With deficits looming over the 2016-2017 fiscal year, and possible cuts to funding on the horizon for public schools, Governor Fallin developed a plan to shield Oklahoma public schools and other state services from budget cuts. But the plan, which in part calls for the issuance of up to $500 million in bonds for road construction, received a less than positive reception in the Oklahoma State House and Senate.
House and Senate leaders admit that there is support for some of the governor's proposals, but Republicans in both the House and Senate oppose her plan to generate revenue for public school and other services by issuing by shuffling the money from road works projects and paying for those projects by issuing up to $500 million in bonds. Democratic support in the two chambers would be necessary to pass the bonds, but many Democrats are upset with the governor because she signed off on a decreased state income tax rate that went into effect January 1st of this year.
The state currently has about $2 billion in taxpayer-backed bond debt on its books, and another $125 million is currently in a bill pending in the senate. The money generated by those proposed bill would be used to complete repairs to the state Capitol building. Governor Fallin responded by stating that about 40 percent of Oklahoma's current bond debt will be paid off over the next five years, and that Oklahoma's economy will eventually recover.

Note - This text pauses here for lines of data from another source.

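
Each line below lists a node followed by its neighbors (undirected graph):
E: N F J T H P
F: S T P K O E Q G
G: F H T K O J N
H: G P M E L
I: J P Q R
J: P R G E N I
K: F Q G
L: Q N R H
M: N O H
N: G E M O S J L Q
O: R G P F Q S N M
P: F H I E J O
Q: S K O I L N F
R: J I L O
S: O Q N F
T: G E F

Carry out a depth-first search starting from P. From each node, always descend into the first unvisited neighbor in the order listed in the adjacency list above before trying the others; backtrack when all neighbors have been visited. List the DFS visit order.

P F S O R J G H M N E T L Q K I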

The governor's proposal also includes an elimination of sales tax exemptions for sports tickets, advertising and products sold to airlines. Lawmakers in both houses are also looking at ways to generate revenue. Negotiators in the House and Senate reached an agreement, which includes the elimination of over $200 million in tax credits, including those for child care, wind power and rebates for unprofitable wells.
The governor said she understands there will be some resistance to her proposals, but said she wanted to put forth a group of ideas for lawmakers to consider in their budget talks, while members of the House and Senate face the undaunted task of trying to reach a consensus on the governor's proposals.